Marta Lamartine Monteiro, Fabio Silvio Taccone, Chantal Depondt, Irene Lamanna, Nicolas Gaspard, Noémie Ligot, Nicolas Mavroudakis, Gilles Naeije, Jean-Louis Vincent, Benjamin Legros
Neurocritical Care 2016, 24 (2): 153-62

BACKGROUND: The aim of this study was to evaluate the prognostic value of continuous electroencephalogram (cEEG) during the first 48 h following cardiac arrest (CA) in patients treated with targeted temperature management (TTM).

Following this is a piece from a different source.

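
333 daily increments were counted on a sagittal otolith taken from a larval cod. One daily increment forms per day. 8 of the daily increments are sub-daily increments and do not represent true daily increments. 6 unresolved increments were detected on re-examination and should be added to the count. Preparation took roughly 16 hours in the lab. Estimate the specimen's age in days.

Correcting the raw count gives 333 − 8 + 6 = 331 true daily increments.
With a one-to-one daily increment periodicity this is 331 days.

331 d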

METHODS: We reviewed data from 92 comatose post-CA patients over a 6 year-period; cEEG recordings were performed during TTM and restoration of normothermia. EEG findings were divided into four time-periods: 0-8, 8-16, 16-24, and 24-48 h after CA. Background EEG findings were defined as moderate encephalopathy (diffuse slowing with reactivity/variability), severe encephalopathy (diffuse slowing without reactivity/variability), burst suppression or suppression, and dichotomized as malignant (suppression/burst suppression/severe encephalopathy) or benign (moderate encephalopathy). Epileptiform activity was defined as the presence of seizures, sporadic epileptiform discharges, or periodic discharges. Neurological outcome was assessed at 3 months using the cerebral performance categories (CPC) score (good outcome: CPC 1-2).

RESULTS: 26/92 (28%) patients had a good outcome. Malignant patterns were associated with a poor outcome at all time-points, with a high positive predictive value (94-97%) but a poor negative predictive value (44-56%). Epileptiform activity did not influence the prognostic value of EEG patterns. All patients with moderate encephalopathy and seizures or generalized periodic discharges had a poor outcome.

CONCLUSIONS: cEEG can identify patients with poor outcome from the first hours following CA, with limited predictive value for good outcome. Epileptiform activity did not improve the prognostic accuracy of EEG, but seizures and generalized periodic discharges were associated with poor outcome even when developing on a benign EEG pattern.